Machine learning-based prediction algorithm of spontaneous preterm birth using multi-source data

BMC Pregnancy Childbirth. 2025 Dec 3. doi: 10.1186/s12884-025-08541-9. Online ahead of print.

ABSTRACT

BACKGROUND: Spontaneous preterm birth (sPTB) is a complex condition with unclear etiology, associated with increased neonatal risks. Early prediction of sPTB enables timely interventions to improve outcomes. Our study aimed to construct machine learning (ML) models to predict sPTB using multi-source data, including electronic health records (EHR) and environmental factors.

METHODS: This retrospective cohort study included 54132 singleton pregnancies from Wuhan Children’s Hospital (Wuhan Maternal and Child Healthcare Hospital) between December 2012 and December 2022. We collected multi-source predictors including demographics, routine prenatal tests, air pollution exposure, meteorological factors, and greenness exposure, resulting in a total of 82 predictors. Extreme gradient boosting (XGBoost), random forest (RF), support vector machine (SVM), and logistic regression (LR) models were used to construct predictive models of sPTB. Screening performance was assessed via the area under the receiver operating characteristic curve (AUROC) and the area under the precision-recall curve (AUPRC). Shapley additive explanation (SHAP) value was computed to assess the importance of each feature contributing to the prediction.

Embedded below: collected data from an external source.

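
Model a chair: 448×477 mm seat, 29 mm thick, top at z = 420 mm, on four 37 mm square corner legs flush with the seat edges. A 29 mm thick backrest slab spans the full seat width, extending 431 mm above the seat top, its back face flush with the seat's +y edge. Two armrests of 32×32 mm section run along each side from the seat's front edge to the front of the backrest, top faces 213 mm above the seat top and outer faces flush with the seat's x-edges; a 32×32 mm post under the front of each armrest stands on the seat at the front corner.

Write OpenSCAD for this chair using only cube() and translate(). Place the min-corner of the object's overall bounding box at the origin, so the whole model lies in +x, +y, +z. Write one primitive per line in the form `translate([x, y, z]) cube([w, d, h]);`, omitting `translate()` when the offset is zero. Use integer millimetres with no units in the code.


translate([0, 0, 391]) cube([448, 477, 29]);
cube([37, 37, 391]);
translate([411, 0, 0]) cube([37, 37, 391]);
translate([0, 440, 0]) cube([37, 37, 391]);
translate([411, 440, 0]) cube([37, 37, 391]);
translate([0, 448, 420]) cube([448, 29, 431]);
translate([0, 0, 601]) cube([32, 448, 32]);
translate([416, 0, 601]) cube([32, 448, 32]);
translate([0, 0, 420]) cube([32, 32, 181]);
translate([416, 0, 420]) cube([32, 32, 181]);


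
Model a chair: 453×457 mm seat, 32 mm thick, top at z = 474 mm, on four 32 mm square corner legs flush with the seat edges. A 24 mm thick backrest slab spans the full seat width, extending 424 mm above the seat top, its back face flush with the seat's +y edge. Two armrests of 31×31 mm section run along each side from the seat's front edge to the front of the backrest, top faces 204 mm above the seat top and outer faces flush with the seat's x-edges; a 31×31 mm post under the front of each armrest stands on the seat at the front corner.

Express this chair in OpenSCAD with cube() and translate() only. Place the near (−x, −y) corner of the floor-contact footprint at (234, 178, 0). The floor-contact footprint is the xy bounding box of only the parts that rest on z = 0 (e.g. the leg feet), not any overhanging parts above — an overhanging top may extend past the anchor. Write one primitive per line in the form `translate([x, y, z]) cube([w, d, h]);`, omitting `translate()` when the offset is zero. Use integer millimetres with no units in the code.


translate([234, 178, 442]) cube([453, 457, 32]);
translate([234, 178, 0]) cube([32, 32, 442]);
translate([655, 178, 0]) cube([32, 32, 442]);
translate([234, 603, 0]) cube([32, 32, 442]);
translate([655, 603, 0]) cube([32, 32, 442]);
translate([234, 611, 474]) cube([453, 24, 424]);
translate([234, 178, 647]) cube([31, 433, 31]);
translate([656, 178, 647]) cube([31, 433, 31]);
translate([234, 178, 474]) cube([31, 31, 173]);
translate([656, 178, 474]) cube([31, 31, 173]);


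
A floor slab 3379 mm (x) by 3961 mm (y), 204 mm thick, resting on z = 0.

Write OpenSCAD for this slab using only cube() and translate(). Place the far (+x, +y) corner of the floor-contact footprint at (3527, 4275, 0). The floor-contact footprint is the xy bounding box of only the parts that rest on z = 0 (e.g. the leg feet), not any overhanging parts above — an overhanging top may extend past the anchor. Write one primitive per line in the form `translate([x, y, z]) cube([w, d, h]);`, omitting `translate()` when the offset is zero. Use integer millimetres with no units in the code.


translate([148, 314, 0]) cube([3379, 3961, 204]);


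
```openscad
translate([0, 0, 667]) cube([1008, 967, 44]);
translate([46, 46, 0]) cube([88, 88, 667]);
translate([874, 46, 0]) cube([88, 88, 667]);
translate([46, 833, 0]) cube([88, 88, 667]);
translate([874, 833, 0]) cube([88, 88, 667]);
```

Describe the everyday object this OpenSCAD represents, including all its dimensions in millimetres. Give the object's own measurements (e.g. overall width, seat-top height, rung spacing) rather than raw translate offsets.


A table: top 1008 mm (x) × 967 mm (y), 44 mm thick, upper face at z = 711 mm, on four 88×88 mm square legs, each inset 46 mm from the nearest pair of top edges from z = 0 to the bottom of the top.


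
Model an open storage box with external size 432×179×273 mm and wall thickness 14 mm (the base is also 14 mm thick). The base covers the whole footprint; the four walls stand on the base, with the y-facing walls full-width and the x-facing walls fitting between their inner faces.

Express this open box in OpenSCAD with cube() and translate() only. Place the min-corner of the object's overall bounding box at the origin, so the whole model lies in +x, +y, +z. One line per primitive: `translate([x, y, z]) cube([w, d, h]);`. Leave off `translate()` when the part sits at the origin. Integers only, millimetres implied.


cube([432, 179, 14]);
translate([0, 0, 14]) cube([432, 14, 259]);
translate([0, 165, 14]) cube([432, 14, 259]);
translate([0, 14, 14]) cube([14, 151, 259]);
translate([418, 14, 14]) cube([14, 151, 259]);


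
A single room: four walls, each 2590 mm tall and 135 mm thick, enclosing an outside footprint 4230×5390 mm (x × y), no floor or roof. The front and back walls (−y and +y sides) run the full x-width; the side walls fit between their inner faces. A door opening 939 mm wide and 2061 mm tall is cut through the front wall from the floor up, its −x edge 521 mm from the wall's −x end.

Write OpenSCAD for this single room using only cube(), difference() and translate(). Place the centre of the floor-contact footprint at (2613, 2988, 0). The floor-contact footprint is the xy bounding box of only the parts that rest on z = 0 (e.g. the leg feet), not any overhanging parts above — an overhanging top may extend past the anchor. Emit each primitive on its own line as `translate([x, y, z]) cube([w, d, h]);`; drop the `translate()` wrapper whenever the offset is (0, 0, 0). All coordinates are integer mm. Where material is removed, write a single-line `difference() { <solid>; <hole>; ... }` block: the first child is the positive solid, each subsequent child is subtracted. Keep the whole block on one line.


difference() { translate([498, 293, 0]) cube([4230, 135, 2590]); translate([1019, 293, 0]) cube([939, 135, 2061]); }
translate([498, 5548, 0]) cube([4230, 135, 2590]);
translate([498, 428, 0]) cube([135, 5120, 2590]);
translate([4593, 428, 0]) cube([135, 5120, 2590]);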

RESULTS: The XGBoost model yielded the best performance in the test set with an AUROC of 0.926 and an AUPRC of 0.502. Eosinophils percentage, albumin, uric acid, amniotic fluid pocket, and sulfur dioxide exposure during late pregnancy were identified as the most important predictors of sPTB.

CONCLUSIONS: Our results demonstrate that combining EHR data, environmental factors, and ML methods enables highly accurate and moderately precise predictions of sPTB. While the model shows promising discriminatory power, its precision requires improvement before clinical application.